Monday, November 14, 2011

I love listening to space bound. I have know idea why it just makes me think about all kinds of things. Dude this weekend was ok I thought,until Aaron had heard my mom talking about him. I feel bad because I be telling him that my mom likes him and blah blah so now I feel like I was lying to him. I thought what I had told my mom was kept between me and her but its not. O and not to mention that me and my husband were talked about a lot. Fuckin drunk ass Warren let me know everything. I'm so disappointed in my mom because I thought she changed,but she is still talking shit. I never say anything to anyone about her business and she feels like its ok to put my shit out there, to someone that has bigger problems then me and aaron together.
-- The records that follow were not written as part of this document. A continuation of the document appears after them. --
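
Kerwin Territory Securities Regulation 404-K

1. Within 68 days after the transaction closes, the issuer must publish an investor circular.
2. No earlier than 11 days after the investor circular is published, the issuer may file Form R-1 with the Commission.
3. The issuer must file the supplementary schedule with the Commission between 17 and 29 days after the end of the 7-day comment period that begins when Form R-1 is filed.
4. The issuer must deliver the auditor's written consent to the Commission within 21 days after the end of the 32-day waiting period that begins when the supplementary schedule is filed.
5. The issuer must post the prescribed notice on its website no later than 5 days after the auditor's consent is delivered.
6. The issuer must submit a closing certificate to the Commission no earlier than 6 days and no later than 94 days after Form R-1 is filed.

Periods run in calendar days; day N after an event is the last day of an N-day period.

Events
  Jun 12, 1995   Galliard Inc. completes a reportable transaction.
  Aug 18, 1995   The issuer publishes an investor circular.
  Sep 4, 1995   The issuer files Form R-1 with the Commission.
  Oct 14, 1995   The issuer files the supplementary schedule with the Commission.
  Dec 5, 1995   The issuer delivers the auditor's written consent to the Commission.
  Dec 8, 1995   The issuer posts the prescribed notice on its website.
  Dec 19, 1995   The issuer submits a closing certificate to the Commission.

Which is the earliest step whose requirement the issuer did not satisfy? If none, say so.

Step 3

Step 1: 68 days after Jun 12, 1995 (when the transaction closes) is Aug 19, 1995; done Aug 18, 1995 — timely.
Step 2: the earliest permitted date is 11 days after Aug 18, 1995 (when the investor circular is published), i.e. Aug 29, 1995; Sep 4, 1995 is on or after that date.
Step 3: the window is 17–29 days after Sep 11, 1995 (end of the 7-day comment period, which began when Form R-1 is filed on Sep 4, 1995), so Sep 28, 1995 through Oct 10, 1995; Oct 14, 1995 is 4 days past the end of the window.
Later steps need not be reached.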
I'm starting to think my mom is that desperate to where she will except anything. Gosh I wish I had some money like about three 3 g's I would get a cute lil place just me and the kiddos. Ughhhh and then I tell Wil and he laughs and then said you need to have a sit down with your mom. I have know idea why and how Wil keeps coming into my life. I mean I wont talk to him for a year plus and he always finds me. I don't know it is confusing as hell he says I missed you and how I'm his best friend, but he doesn't really act like it. I still think that it is hella crazy that we have known each other for 8 years and I know him so well,but just never seen him face to face. Lol its crazy but I love Wil he  has been in some crazy ass situations to the point where I was really wanting to beat females asses. He would piss me off just telling me things and I never understood why he always dealt with it, I mean he is good looking,smart, funny, and charming. Hell he can be a dick but that is just him. I would like to go hang out with him out in Florida for a few days. He never bullshits me and that's what i like. How can i be overprotective over someone that i never met?? Crazy crazy maybe one of these days I will meet Mr. Wilson but until then text messages and skype are the closest I will get.